Museum program takes people to local sites, followed by a tasty meal tied into the historical place

SILVERDALE — The “Eat Your Way through Kitsap History” program gives participants “an opportunity to explore other aspects of Kitsap County history what we’re not able to put on exhibit here in the (Kitsap History) museum,” executive director Dean Tingey said.

“As a nonprofit, we’re always trying to figure out different ways to interest people and raise funds,” he said.

With the “Eat Your Way” program, which has been running for 16-17 years, they have a popular way to do that.

“Eat Your Way” is a program that has participants meet at a local, historical site for an informational tour or talk, then adjourn to a local restaurant for food; often, that restaurant will have some sort of tie to the history the group is learning about that day.

“Anytime that we can get some type of tie-in somehow with the thing, that’s what we go with,” Tingey said.

At 10 a.m. June 17, a group of people will gather for a tour of the Central Valley Church and community hall, followed by lunch at Our Place Pub, which is located in a log building that was originally occupied by the Central Valley Church, according to Tingey.

“We’ve got some people who are long-time residents of that area, a person whose grandmother founded Central Valley Church,” he said of the June 17 event.

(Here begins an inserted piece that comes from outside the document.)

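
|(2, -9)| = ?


|u| = sqrt(2^2 + (-9)^2) = sqrt(85) = 9.2195

9.2195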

Central Valley Church was founded in 1910 by Anna Dahl, who came to Central Valley from Norway in 1901. She was the grand-aunt of Harold Dahl, who will share stories and photos of the church and his pioneer family.

Adjacent to the community hall is “the expansive 30-acre Swanson/Allpress farm and home,” according to the event press release, “which Aggie Swanson’s daughter will tell us about.”

In July, the program will feature a walk down Clear Creek Trail in Silverdale. In August, the program features a visit to Jarstad Park and Gold Mountain. The last event in this year’s program in September will involve a boat tour along the shores of Port Orchard and Blake Island.

“The cost of operating the museum is substantially higher than what we’re able to collect from membership fees or admissions,” Tingey said. “(‘Eat Your Way’ has) been a very popular program, year after year.”

Planning for the program usually begins around November, where the Kitsap County Historical Society volunteers will start with around a dozen different ideas, which they will discuss, until they’re able to whittle it down to seven sites per year.

“They keep a list of what sites we’ve already been to, then throughout the year, they’re just looking around at other potential sites,” Tingey said. “Sometimes, people who are participating will suggest a site.”

Registration for “Eat Your Way” is $40 per person, or $35 for Kitsap County Historical Society members. Reservations can be made by calling 360-479-6226. The registration deadline for the June 17 event is June 9-10, depending, Tingey said. There are usually about 35 spots for participants.

“It’s a good opportunity for us to introduce people to a lot of different, interesting sites or events they may not have been aware of,” Tingey said. “It’s a very popular program for us.”